The Brussels-Capital Region, there are currently 113 professions which employers are struggling to recruit for, according to data published by regional employment office Actiris on 1 July. Most of these highly sought after professions are within the construction, IT, education, and personal care sectors.
Actiris says that these “critical functions” either attract too few candidates, or those interested in the roles do not possess the right qualifications, such as training, work experience, or language skills. Sometimes, the positions involve difficult working conditions, such as heavy lifting or dangerous work environments, low pay, or even reduced or flexible hours.
Positions with a critically low number of professionals exist in almost every sector in the economy. This can range from accountants to builders, barmen to industrial automation technicians, and more.
A full list of in demand professions can be found on the Actiris website.
Actiris advises job seekers to choose a trade in shortage to increase the chance of finding a job. Certain additional studies, in fields such as insurance and risk management, schooling, architecture, logistics, and other, may also increase your likelihood of being employed.

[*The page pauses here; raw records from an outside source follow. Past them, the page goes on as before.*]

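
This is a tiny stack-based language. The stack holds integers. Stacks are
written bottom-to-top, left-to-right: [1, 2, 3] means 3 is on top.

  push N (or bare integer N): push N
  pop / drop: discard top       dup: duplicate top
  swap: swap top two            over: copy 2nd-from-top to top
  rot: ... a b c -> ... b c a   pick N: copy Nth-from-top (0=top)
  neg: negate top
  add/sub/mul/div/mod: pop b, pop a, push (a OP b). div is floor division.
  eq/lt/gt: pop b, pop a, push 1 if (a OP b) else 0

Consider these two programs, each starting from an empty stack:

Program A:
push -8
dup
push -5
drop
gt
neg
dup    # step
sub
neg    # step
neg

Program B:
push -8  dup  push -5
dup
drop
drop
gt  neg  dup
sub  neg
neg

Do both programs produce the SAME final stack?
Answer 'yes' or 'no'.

Answer: yes

Derivation:
Program A trace:
  After 'push -8': [-8]
  After 'dup': [-8, -8]
  After 'push -5': [-8, -8, -5]
  After 'drop': [-8, -8]
  After 'gt': [0]
  After 'neg': [0]
  After 'dup': [0, 0]
  After 'sub': [0]
  After 'neg': [0]
  After 'neg': [0]
Program A final stack: [0]

Program B trace:
  After 'push -8': [-8]
  After 'dup': [-8, -8]
  After 'push -5': [-8, -8, -5]
  After 'dup': [-8, -8, -5, -5]
  After 'drop': [-8, -8, -5]
  After 'drop': [-8, -8]
  After 'gt': [0]
  After 'neg': [0]
  After 'dup': [0, 0]
  After 'sub': [0]
  After 'neg': [0]
  After 'neg': [0]
Program B final stack: [0]
Same: yes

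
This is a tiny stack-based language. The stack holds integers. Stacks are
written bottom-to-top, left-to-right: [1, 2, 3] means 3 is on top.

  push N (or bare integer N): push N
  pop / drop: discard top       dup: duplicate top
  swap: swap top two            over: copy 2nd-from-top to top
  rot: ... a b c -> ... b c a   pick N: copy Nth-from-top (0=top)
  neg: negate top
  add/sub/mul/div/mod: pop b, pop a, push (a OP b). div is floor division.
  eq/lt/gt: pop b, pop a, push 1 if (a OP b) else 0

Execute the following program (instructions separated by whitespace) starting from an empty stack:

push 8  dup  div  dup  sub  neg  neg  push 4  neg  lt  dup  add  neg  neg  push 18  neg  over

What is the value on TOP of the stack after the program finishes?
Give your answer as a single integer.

After 'push 8': [8]
After 'dup': [8, 8]
After 'div': [1]
After 'dup': [1, 1]
After 'sub': [0]
After 'neg': [0]
After 'neg': [0]
After 'push 4': [0, 4]
After 'neg': [0, -4]
After 'lt': [0]
After 'dup': [0, 0]
After 'add': [0]
After 'neg': [0]
After 'neg': [0]
After 'push 18': [0, 18]
After 'neg': [0, -18]
After 'over': [0, -18, 0]

Answer: 0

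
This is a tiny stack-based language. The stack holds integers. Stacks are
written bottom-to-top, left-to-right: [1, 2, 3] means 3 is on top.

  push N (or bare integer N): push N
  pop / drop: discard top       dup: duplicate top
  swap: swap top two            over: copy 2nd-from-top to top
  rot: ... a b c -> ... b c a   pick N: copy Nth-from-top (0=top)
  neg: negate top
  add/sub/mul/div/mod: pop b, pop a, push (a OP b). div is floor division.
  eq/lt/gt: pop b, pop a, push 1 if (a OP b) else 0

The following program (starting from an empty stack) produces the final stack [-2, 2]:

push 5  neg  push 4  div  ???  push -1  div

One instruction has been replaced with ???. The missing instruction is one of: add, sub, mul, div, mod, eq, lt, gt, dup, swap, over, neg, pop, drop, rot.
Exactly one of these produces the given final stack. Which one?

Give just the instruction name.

Answer: dup

Derivation:
Stack before ???: [-2]
Stack after ???:  [-2, -2]
The instruction that transforms [-2] -> [-2, -2] is: dup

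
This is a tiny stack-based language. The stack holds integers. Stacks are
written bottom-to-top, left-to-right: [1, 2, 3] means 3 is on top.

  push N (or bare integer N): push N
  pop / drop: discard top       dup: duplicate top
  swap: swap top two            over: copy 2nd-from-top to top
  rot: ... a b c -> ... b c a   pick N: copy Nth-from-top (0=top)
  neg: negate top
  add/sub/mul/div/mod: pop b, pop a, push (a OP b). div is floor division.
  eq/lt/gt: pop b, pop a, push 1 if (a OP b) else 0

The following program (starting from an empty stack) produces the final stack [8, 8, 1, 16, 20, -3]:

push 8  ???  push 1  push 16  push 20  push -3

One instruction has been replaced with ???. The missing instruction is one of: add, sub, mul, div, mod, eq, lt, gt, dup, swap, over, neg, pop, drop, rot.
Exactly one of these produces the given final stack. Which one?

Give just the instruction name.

Stack before ???: [8]
Stack after ???:  [8, 8]
The instruction that transforms [8] -> [8, 8] is: dup

Answer: dup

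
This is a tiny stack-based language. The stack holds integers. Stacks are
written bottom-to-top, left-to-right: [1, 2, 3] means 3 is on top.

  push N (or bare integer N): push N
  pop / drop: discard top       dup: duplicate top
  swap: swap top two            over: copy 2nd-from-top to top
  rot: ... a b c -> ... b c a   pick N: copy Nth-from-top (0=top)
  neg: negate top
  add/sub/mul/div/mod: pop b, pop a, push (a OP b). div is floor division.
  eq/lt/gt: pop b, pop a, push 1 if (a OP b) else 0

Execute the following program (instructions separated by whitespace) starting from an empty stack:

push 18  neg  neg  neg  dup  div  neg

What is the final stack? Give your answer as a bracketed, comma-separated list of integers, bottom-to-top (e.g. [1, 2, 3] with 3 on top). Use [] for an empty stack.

After 'push 18': [18]
After 'neg': [-18]
After 'neg': [18]
After 'neg': [-18]
After 'dup': [-18, -18]
After 'div': [1]
After 'neg': [-1]

Answer: [-1]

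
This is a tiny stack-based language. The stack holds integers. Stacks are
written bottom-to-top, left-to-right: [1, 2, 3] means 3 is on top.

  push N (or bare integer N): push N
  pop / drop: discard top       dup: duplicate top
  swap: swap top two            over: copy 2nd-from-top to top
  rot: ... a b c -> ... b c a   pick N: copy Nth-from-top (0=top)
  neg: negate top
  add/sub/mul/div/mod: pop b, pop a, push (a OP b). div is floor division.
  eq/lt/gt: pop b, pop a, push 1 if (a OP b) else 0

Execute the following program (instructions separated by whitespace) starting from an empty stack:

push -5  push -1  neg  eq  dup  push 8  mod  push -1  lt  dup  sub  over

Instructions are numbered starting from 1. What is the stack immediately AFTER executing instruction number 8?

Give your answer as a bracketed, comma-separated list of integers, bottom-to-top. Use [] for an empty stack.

Answer: [0, 0, -1]

Derivation:
Step 1 ('push -5'): [-5]
Step 2 ('push -1'): [-5, -1]
Step 3 ('neg'): [-5, 1]
Step 4 ('eq'): [0]
Step 5 ('dup'): [0, 0]
Step 6 ('push 8'): [0, 0, 8]
Step 7 ('mod'): [0, 0]
Step 8 ('push -1'): [0, 0, -1]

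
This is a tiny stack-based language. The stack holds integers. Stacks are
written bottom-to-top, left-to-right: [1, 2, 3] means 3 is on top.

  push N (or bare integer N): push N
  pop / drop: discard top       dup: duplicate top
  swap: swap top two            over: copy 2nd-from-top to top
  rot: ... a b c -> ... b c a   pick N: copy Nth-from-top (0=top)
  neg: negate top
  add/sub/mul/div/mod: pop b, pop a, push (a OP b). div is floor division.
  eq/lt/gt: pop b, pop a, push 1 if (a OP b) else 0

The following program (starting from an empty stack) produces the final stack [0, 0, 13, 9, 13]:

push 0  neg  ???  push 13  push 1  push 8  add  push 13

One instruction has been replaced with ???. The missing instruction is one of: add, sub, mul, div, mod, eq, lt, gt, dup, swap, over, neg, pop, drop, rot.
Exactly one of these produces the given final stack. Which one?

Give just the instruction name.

Answer: dup

Derivation:
Stack before ???: [0]
Stack after ???:  [0, 0]
The instruction that transforms [0] -> [0, 0] is: dup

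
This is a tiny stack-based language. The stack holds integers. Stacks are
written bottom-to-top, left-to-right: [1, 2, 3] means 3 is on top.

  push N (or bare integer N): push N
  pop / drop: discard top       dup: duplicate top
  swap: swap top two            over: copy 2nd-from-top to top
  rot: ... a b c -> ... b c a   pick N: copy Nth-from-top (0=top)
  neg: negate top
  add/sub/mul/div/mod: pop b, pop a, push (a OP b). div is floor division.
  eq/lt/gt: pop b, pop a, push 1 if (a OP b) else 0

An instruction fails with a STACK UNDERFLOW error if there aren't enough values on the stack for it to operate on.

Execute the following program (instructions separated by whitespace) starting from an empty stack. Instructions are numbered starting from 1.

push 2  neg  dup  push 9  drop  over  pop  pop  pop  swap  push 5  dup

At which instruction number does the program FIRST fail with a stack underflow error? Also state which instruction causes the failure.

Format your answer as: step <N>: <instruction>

Answer: step 10: swap

Derivation:
Step 1 ('push 2'): stack = [2], depth = 1
Step 2 ('neg'): stack = [-2], depth = 1
Step 3 ('dup'): stack = [-2, -2], depth = 2
Step 4 ('push 9'): stack = [-2, -2, 9], depth = 3
Step 5 ('drop'): stack = [-2, -2], depth = 2
Step 6 ('over'): stack = [-2, -2, -2], depth = 3
Step 7 ('pop'): stack = [-2, -2], depth = 2
Step 8 ('pop'): stack = [-2], depth = 1
Step 9 ('pop'): stack = [], depth = 0
Step 10 ('swap'): needs 2 value(s) but depth is 0 — STACK UNDERFLOW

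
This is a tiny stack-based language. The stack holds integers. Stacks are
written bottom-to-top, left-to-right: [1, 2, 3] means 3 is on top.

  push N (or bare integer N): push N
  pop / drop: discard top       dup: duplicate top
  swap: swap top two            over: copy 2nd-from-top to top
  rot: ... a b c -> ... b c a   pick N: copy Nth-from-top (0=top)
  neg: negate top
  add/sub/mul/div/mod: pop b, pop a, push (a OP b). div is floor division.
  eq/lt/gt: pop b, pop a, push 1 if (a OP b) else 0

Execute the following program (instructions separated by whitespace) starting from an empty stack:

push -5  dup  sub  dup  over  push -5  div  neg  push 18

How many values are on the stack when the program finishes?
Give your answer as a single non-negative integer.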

“Pursuing training or studies that lead to one of these shortage occupations greatly increases the chances of finding a job,” Actiris notes.
The regional employment no longer promotes extra studies in butchery, computer science, baking, chemistry, languages, and other fields as they are no longer in short supply.
Belgium, which currently has an employment rate of over 70% for people aged 20-64, is currently suffering from labour shortages in several key areas.
In Wallonia, 141 sectors reported having staffing shortages. Within the capital, there is a significant shortage of social workers. Belgium has the third most job vacancies in all of the EU, but struggles to find staff to fill them, especially at the bottom end of the job market. Much of these job demand is covered by importing foreign labour.